Cameroon’s Ministry of External Relations has denied allegations that its army was using U.S. military assistance to carry out human rights violations.
“Cameroon strongly denies accusations that U.S. military assistance has been used to commit human rights violations.
“While we have acknowledged instances of human rights violations, they have been investigated and prosecuted through proper judicial channels,” the ministry said in a statement.
The statement came after the U.S. government on Wednesday announced that it had decided to cut defense assistance to the country due to concern over alleged human rights abuses.

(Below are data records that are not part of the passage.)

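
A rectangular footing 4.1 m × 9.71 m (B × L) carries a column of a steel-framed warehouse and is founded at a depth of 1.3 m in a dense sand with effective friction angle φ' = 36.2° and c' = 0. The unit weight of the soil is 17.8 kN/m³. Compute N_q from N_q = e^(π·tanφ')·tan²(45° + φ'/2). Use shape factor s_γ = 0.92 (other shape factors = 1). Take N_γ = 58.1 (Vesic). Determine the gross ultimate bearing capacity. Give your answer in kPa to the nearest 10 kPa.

q_ult ≈ 2850 kPa

tan36.2° = 0.7319, so N_q = e^(π×0.7319)·tan²(63.1°) = 9.967 × 3.885 = 38.73.
Effective surcharge at the founding depth q = γ·D_f = 17.8 × 1.3 = 23.14 kPa.
q_ult = q·N_q + 0.5·γ·B·N_γ·s_γ
     = 23.14 × 38.725 + 0.5 × 17.8 × 4.1 × 58.1 × 0.92
     = 896.1 + 1950.5 = 2846.6 kPa.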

The ministry said the United States was “an important” security partner for Cameroon and warned that any termination of the cooperation could have “serious implications for Central Africa”.

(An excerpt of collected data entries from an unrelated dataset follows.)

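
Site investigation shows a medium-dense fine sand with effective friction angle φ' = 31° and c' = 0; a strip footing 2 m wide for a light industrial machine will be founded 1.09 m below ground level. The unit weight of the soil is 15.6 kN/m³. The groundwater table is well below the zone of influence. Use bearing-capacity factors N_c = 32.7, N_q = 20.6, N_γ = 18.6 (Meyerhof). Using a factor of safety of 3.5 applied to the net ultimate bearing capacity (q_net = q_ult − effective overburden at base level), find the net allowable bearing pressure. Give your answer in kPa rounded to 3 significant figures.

q_all(net) ≈ 178 kPa

q = γ·D_f = 15.6 × 1.09 = 17.004 kPa.
q·N_q = 17.004 × 20.6 = 350.28 kPa
0.5·γ·B·N_γ = 0.5 × 15.6 × 2 × 18.6 = 290.16 kPa
q_ult = 350.28 + 290.16 = 640.44 kPa.
Net ultimate: q_net = 640.44 − 17.004 = 623.44 kPa.
q_all(net) = 623.44 / 3.5 = 178.13 kPa.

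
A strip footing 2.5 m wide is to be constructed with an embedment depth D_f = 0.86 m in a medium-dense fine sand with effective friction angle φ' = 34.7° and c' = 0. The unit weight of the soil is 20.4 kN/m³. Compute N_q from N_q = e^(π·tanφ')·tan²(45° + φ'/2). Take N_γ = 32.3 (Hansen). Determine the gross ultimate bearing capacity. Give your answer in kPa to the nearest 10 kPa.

q_ult ≈ 1390 kPa

tan34.7° = 0.6924, so N_q = e^(π×0.6924)·tan²(62.35°) = 8.805 × 3.643 = 32.08.
Overburden at base level: q = 20.4 × 0.86 = 17.544 kPa.
Surcharge term q·N_q = 17.544 × 32.081 = 562.82 kPa; self-weight term 0.5·γ·B·N_γ = 0.5 × 20.4 × 2.5 × 32.3 = 823.65 kPa.
q_ult = 562.82 + 823.65 = 1386.5 kPa.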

“Cameroon is committed to join efforts with the U.S. government to combat extremism and advance security in Africa. We look forward to continuing this work together.”
Cameroon army is fighting Boko Haram terror group in its Far North region that borders Nigeria and an armed insurgency in its two English-speaking regions of Northwest and Southwest, where separatists are seeking to create a new nation called “Ambazonia”.
However, it was unclear whether the U.S. move against Cameroon was in response to abuses carried out in one of these military actions, or could be both.
On Thursday, U.S. Ambassador to Cameroon, Peter Henry Barlerin, met with Cameroon’s Minister of Communication and Government Spokesman, Rene Sadi, and said despite the announcement that the United States had cut military aid, the relations between the two countries remained excellent.
“We are not going to stop security collaboration with Cameroon,” Barlerin told reporters after the meeting.